Due to their neutral flavor, arepas are the perfect vehicle for all kinds of stuffings. Think of arepas as a pocket. That pocket can be stuffed with all kinds of fillings (but peanut butter and jelly, and Nutella). One of the most popular arepa fillings is a chicken and mayo salad. That is the glorious arepa “Reina Pepiada”.
Other popular fillings are: asado negro, pernil de cochino (roasted pork leg), and carne mechada (shredded beef). In fact, any Venezuelan animal proteín goes perfect with arepas.
My favorite fillings are tuna salad with mayo, white fresh cheese with butter, and Muenster cheese with tomato and crunchy bacon (and avocado if I have it handy). I also love arepas with perico (Venezuelan scrambled eggs).
With or Without an Arepa Maker?
Traditionally, the authentic Venezuelan arepas are shaped by hand. For us to give the arepas their perfect round flat shape is a piece of cake. I don’t consider myself a good arepa shaper, though. So, for the video in this post, my good friend Luisa Chesneau was in charge.
There are two known ways to solve the shaping “problem”. The first one is by practicing.
The second one is with an arepa maker. These days, arepa makers are becoming more and more popular. With them, you just make a little ball of dough. The arepa maker will do the rest of the job, including shaping perfect circumferences and perfectly cooking them.
In fact, some of the arepas in the pictures that illustrate this post were made in an arepa maker.
Where to Buy Arepa Flour?
Harina P.A.N. is sold in Latino stores across the U.S. and in major grocery stores where it can be found at the international food isles. More recently (January 2020) and to my happiness, I saw it at Costco in Miami! As a result of the increasing Venezuelan diaspora, Harina P.A.N. is also sold in Central and South American countries, as well as in most of Europe.

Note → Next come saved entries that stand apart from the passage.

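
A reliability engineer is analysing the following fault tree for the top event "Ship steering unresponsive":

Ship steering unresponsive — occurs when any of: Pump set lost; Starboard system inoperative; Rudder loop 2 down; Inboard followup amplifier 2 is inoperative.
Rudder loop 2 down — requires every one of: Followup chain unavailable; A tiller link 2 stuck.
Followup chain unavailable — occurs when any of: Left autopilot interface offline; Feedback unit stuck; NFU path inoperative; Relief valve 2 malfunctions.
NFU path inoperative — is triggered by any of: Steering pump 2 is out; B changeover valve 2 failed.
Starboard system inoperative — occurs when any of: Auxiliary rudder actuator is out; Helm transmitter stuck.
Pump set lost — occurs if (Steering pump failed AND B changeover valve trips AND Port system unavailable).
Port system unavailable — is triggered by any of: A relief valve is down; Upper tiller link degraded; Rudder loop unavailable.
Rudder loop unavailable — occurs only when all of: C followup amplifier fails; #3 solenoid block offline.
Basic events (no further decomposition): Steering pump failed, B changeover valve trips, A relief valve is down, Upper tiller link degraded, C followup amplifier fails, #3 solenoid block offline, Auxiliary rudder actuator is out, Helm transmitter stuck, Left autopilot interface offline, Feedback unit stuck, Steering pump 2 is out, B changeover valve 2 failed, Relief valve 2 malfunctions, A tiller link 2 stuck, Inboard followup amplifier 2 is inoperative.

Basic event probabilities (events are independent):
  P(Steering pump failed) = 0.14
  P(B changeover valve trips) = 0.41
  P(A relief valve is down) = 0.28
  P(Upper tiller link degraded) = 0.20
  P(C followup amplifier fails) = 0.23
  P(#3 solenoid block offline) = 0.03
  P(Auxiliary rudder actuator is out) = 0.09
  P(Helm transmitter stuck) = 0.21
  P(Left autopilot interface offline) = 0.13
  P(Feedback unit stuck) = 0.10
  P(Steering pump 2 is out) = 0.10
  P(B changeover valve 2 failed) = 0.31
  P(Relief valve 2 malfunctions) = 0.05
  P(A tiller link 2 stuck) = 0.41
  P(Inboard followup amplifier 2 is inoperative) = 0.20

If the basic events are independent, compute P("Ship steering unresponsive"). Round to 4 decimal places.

P(Rudder loop unavailable) [AND] = 0.23 × 0.03 = 0.006900
P(Port system unavailable) [OR] = 1 − (1−0.28) × (1−0.20) × (1−0.006900) = 0.427974
P(Pump set lost) [AND] = 0.14 × 0.41 × 0.427974 = 0.024566
P(Starboard system inoperative) [OR] = 1 − (1−0.09) × (1−0.21) = 0.281100
P(NFU path inoperative) [OR] = 1 − (1−0.10) × (1−0.31) = 0.379000
P(Followup chain unavailable) [OR] = 1 − (1−0.13) × (1−0.10) × (1−0.379000) × (1−0.05) = 0.538069
P(Rudder loop 2 down) [AND] = 0.538069 × 0.41 = 0.220608
P(Ship steering unresponsive) [OR] = 1 − (1−0.024566) × (1−0.281100) × (1−0.220608) × (1−0.20) = 0.562768
Rounded to 4 decimal places: P(Ship steering unresponsive) ≈ 0.5628.

0.5628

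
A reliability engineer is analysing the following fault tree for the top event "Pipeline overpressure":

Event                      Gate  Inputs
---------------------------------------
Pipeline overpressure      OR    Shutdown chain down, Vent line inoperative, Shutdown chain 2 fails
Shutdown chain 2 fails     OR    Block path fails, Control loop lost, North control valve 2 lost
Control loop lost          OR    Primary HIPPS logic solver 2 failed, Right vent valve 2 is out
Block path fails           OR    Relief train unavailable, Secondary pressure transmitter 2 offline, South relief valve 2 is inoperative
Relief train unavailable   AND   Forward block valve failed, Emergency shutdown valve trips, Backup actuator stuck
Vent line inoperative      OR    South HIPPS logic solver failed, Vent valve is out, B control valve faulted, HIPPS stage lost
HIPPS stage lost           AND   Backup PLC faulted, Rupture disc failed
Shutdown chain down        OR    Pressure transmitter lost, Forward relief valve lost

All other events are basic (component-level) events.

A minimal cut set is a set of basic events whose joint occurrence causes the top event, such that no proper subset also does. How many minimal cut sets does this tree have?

Shutdown chain down [OR]: union of children's cut sets → 2 cut set(s).
HIPPS stage lost [AND]: one cut set from each child combined → 1 × 1 = 1 cut set(s).
Vent line inoperative [OR]: union of children's cut sets → 4 cut set(s).
Relief train unavailable [AND]: one cut set from each child combined → 1 × 1 × 1 = 1 cut set(s).
Block path fails [OR]: union of children's cut sets → 3 cut set(s).
Control loop lost [OR]: union of children's cut sets → 2 cut set(s).
Shutdown chain 2 fails [OR]: union of children's cut sets → 6 cut set(s).
Pipeline overpressure [OR]: union of children's cut sets → 12 cut set(s).

12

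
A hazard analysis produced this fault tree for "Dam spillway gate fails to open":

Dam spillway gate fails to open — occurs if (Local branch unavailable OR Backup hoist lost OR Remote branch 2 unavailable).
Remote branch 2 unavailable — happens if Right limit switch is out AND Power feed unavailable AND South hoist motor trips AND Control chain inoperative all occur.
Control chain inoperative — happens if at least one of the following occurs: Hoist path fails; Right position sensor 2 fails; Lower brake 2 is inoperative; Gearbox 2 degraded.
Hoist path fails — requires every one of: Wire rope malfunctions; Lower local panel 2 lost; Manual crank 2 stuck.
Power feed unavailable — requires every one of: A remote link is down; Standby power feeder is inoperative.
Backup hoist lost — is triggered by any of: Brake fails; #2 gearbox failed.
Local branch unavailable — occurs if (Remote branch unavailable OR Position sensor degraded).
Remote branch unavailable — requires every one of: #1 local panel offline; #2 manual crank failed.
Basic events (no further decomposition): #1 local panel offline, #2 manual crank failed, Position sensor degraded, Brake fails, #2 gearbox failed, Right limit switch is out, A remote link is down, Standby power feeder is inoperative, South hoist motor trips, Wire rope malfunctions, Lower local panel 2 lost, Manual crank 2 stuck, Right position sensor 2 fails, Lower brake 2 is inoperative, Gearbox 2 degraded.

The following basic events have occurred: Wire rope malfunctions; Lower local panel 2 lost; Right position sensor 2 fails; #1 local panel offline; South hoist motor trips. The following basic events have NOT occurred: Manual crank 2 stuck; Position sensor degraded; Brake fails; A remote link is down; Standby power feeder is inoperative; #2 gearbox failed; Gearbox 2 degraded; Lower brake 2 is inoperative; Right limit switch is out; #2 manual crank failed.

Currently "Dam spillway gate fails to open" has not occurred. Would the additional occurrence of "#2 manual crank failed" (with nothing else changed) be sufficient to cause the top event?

Yes

Counterfactual: set "#2 manual crank failed" to occurred.
Remote branch unavailable [AND]: #1 local panel offline=occurs, #2 manual crank failed=occurs → all inputs occur → occurs.
Local branch unavailable [OR]: Remote branch unavailable=occurs, Position sensor degraded=not → at least one input occurs → occurs.
Backup hoist lost [OR]: Brake fails=not, #2 gearbox failed=not → no input occurs → does not occur.
Power feed unavailable [AND]: A remote link is down=not, Standby power feeder is inoperative=not → not all inputs occur → does not occur.
Hoist path fails [AND]: Wire rope malfunctions=occurs, Lower local panel 2 lost=occurs, Manual crank 2 stuck=not → not all inputs occur → does not occur.
Control chain inoperative [OR]: Hoist path fails=not, Right position sensor 2 fails=occurs, Lower brake 2 is inoperative=not, Gearbox 2 degraded=not → at least one input occurs → occurs.
Remote branch 2 unavailable [AND]: Right limit switch is out=not, Power feed unavailable=not, South hoist motor trips=occurs, Control chain inoperative=occurs → not all inputs occur → does not occur.
Dam spillway gate fails to open [OR]: Local branch unavailable=occurs, Backup hoist lost=not, Remote branch 2 unavailable=not → at least one input occurs → occurs.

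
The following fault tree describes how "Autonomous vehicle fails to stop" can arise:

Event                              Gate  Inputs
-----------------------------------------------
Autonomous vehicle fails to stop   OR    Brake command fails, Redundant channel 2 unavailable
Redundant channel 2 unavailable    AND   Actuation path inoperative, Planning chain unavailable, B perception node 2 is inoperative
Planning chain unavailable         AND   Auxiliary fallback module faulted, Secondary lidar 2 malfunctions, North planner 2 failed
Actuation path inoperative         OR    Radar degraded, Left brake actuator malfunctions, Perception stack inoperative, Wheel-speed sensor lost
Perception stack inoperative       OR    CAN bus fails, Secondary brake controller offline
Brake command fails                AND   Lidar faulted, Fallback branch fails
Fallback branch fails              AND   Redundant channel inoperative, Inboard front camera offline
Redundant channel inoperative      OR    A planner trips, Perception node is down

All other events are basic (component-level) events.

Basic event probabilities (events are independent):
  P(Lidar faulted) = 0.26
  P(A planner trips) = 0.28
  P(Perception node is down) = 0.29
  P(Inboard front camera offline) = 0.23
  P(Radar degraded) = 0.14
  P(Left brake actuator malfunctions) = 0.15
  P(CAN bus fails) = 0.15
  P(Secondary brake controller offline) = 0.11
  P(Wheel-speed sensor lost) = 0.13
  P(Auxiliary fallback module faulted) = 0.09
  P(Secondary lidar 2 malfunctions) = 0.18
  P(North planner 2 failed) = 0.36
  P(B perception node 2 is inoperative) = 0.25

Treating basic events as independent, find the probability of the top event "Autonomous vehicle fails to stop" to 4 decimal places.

P(Redundant channel inoperative) [OR] = 1 − (1−0.28) × (1−0.29) = 0.488800
P(Fallback branch fails) [AND] = 0.488800 × 0.23 = 0.112424
P(Brake command fails) [AND] = 0.26 × 0.112424 = 0.029230
P(Perception stack inoperative) [OR] = 1 − (1−0.15) × (1−0.11) = 0.243500
P(Actuation path inoperative) [OR] = 1 − (1−0.14) × (1−0.15) × (1−0.243500) × (1−0.13) = 0.518889
P(Planning chain unavailable) [AND] = 0.09 × 0.18 × 0.36 = 0.005832
P(Redundant channel 2 unavailable) [AND] = 0.518889 × 0.005832 × 0.25 = 0.000757
P(Autonomous vehicle fails to stop) [OR] = 1 − (1−0.029230) × (1−0.000757) = 0.029965
Rounded to 4 decimal places: P(Autonomous vehicle fails to stop) ≈ 0.0300.

0.0300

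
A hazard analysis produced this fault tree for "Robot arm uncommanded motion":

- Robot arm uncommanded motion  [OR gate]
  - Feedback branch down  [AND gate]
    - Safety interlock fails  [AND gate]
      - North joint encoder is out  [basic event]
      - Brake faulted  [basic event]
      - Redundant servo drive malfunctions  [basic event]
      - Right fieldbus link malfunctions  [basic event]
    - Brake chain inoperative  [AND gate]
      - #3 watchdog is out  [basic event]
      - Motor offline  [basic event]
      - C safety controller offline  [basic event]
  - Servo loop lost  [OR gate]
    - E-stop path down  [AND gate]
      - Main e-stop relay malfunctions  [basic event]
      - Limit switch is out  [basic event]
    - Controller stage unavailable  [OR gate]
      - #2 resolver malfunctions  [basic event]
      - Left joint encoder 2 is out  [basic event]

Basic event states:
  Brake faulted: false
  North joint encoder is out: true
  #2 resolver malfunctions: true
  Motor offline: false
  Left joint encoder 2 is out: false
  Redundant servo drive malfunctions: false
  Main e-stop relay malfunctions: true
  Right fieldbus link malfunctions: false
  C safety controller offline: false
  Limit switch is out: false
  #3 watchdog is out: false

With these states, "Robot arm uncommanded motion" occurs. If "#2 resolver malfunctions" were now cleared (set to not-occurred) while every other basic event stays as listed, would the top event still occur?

No

Counterfactual: set "#2 resolver malfunctions" to not occurred.
Safety interlock fails [AND]: North joint encoder is out=occurs, Brake faulted=not, Redundant servo drive malfunctions=not, Right fieldbus link malfunctions=not → not all inputs occur → does not occur.
Brake chain inoperative [AND]: #3 watchdog is out=not, Motor offline=not, C safety controller offline=not → not all inputs occur → does not occur.
Feedback branch down [AND]: Safety interlock fails=not, Brake chain inoperative=not → not all inputs occur → does not occur.
E-stop path down [AND]: Main e-stop relay malfunctions=occurs, Limit switch is out=not → not all inputs occur → does not occur.
Controller stage unavailable [OR]: #2 resolver malfunctions=not, Left joint encoder 2 is out=not → no input occurs → does not occur.
Servo loop lost [OR]: E-stop path down=not, Controller stage unavailable=not → no input occurs → does not occur.
Robot arm uncommanded motion [OR]: Feedback branch down=not, Servo loop lost=not → no input occurs → does not occur.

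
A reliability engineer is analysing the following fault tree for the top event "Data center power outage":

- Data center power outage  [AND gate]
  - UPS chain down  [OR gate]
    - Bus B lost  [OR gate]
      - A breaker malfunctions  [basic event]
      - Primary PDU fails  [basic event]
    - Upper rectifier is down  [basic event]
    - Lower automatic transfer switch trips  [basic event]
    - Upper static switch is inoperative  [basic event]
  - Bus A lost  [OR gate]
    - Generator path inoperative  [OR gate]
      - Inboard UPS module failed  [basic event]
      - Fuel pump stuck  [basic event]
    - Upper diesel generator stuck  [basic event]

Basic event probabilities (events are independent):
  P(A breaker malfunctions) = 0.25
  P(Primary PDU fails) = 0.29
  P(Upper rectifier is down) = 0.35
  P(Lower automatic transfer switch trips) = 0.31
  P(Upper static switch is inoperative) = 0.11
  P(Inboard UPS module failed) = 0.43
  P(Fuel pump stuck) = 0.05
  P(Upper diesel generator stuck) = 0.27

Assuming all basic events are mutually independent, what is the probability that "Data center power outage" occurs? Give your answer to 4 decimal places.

0.4762

P(Bus B lost) [OR] = 1 − (1−0.25) × (1−0.29) = 0.467500
P(UPS chain down) [OR] = 1 − (1−0.467500) × (1−0.35) × (1−0.31) × (1−0.11) = 0.787445
P(Generator path inoperative) [OR] = 1 − (1−0.43) × (1−0.05) = 0.458500
P(Bus A lost) [OR] = 1 − (1−0.458500) × (1−0.27) = 0.604705
P(Data center power outage) [AND] = 0.787445 × 0.604705 = 0.476172
Rounded to 4 decimal places: P(Data center power outage) ≈ 0.4762.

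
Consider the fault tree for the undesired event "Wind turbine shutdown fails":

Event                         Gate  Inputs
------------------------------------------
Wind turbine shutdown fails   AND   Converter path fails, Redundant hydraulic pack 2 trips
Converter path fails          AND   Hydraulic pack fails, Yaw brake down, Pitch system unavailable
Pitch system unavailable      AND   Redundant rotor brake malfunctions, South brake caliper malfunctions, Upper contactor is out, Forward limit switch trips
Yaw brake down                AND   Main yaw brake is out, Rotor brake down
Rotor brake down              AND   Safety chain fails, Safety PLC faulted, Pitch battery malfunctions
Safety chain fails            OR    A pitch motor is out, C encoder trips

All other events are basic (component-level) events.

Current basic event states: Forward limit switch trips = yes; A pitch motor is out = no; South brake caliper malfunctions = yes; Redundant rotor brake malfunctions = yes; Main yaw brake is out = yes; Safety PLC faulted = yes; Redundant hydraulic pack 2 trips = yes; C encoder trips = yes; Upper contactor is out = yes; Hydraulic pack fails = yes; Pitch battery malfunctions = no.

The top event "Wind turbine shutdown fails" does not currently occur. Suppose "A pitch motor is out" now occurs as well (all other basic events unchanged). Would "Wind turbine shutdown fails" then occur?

Counterfactual: set "A pitch motor is out" to occurred.
Safety chain fails [OR]: A pitch motor is out=occurs, C encoder trips=occurs → at least one input occurs → occurs.
Rotor brake down [AND]: Safety chain fails=occurs, Safety PLC faulted=occurs, Pitch battery malfunctions=not → not all inputs occur → does not occur.
Yaw brake down [AND]: Main yaw brake is out=occurs, Rotor brake down=not → not all inputs occur → does not occur.
Pitch system unavailable [AND]: Redundant rotor brake malfunctions=occurs, South brake caliper malfunctions=occurs, Upper contactor is out=occurs, Forward limit switch trips=occurs → all inputs occur → occurs.
Converter path fails [AND]: Hydraulic pack fails=occurs, Yaw brake down=not, Pitch system unavailable=occurs → not all inputs occur → does not occur.
Wind turbine shutdown fails [AND]: Converter path fails=not, Redundant hydraulic pack 2 trips=occurs → not all inputs occur → does not occur.

No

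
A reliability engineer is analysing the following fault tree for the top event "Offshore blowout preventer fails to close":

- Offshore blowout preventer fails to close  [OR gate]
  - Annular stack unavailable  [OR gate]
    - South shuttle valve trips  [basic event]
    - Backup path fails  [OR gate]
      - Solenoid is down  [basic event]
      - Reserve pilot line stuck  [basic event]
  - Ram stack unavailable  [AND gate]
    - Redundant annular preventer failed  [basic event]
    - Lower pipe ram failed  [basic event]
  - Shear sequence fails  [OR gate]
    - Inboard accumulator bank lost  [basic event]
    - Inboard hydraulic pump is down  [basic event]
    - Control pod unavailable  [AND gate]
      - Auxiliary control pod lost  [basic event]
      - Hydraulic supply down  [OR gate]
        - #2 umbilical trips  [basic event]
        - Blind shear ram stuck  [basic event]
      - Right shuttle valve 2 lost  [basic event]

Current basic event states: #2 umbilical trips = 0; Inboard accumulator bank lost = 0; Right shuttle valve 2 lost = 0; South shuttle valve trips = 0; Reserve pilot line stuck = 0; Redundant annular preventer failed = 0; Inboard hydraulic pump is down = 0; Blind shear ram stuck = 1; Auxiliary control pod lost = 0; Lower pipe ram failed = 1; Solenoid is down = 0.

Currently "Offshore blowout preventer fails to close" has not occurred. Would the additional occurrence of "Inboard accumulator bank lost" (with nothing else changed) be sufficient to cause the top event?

Yes

Counterfactual: set "Inboard accumulator bank lost" to occurred.
Backup path fails [OR]: Solenoid is down=not, Reserve pilot line stuck=not → no input occurs → does not occur.
Annular stack unavailable [OR]: South shuttle valve trips=not, Backup path fails=not → no input occurs → does not occur.
Ram stack unavailable [AND]: Redundant annular preventer failed=not, Lower pipe ram failed=occurs → not all inputs occur → does not occur.
Hydraulic supply down [OR]: #2 umbilical trips=not, Blind shear ram stuck=occurs → at least one input occurs → occurs.
Control pod unavailable [AND]: Auxiliary control pod lost=not, Hydraulic supply down=occurs, Right shuttle valve 2 lost=not → not all inputs occur → does not occur.
Shear sequence fails [OR]: Inboard accumulator bank lost=occurs, Inboard hydraulic pump is down=not, Control pod unavailable=not → at least one input occurs → occurs.
Offshore blowout preventer fails to close [OR]: Annular stack unavailable=not, Ram stack unavailable=not, Shear sequence fails=occurs → at least one input occurs → occurs.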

Besides that, you can buy Harina P.A.A. online through my Amazon Affiliate Program. At Amazon you can also get the arepa maker. If your choice is the traditional non-arepa maker method, also at Amazon you can get a double griddle or even better, get the classic budare (something that cannot be missed in any Venezuelan kitchen)
How to Make Arepas from Scratch?
The recipe for these arepas is printed on the Harina PAN package. If you follow those directions, you will get the perfect dough. This is exactly what I do. My only “secret” is that sometimes I don’t add any salt. But the salt thing is a personal choice.
One simple trick: add the flour to the lukewarm water in two parts and stir with your hands so there are no lumps.
For those of you unfamiliar with the art of making arepas, here is the not so secret formula to make the best plain ones! By the way, this is the same recipe used yesterday by Empresas Polar in my home country to celebrate the 50 anniversary of Harina PAN. They entered the Guinness record book with an arepa weighing 493.2 kilos! Isn′t it incredible?
- 2 ½ cups of luke warm water
- 2 cups of Harina PAN pre cooked arepa flour
- Pour the water in a bowl.
- Add the flour and mix with your hands until well incorporated.
- Let stand for 2 minutes.
- Form dough balls according to the size of your arepa maker.
- Cook following the instructions of the arepa maker. In the case of my Miallegro arepa maker, it takes 12 minute to have the arepas done.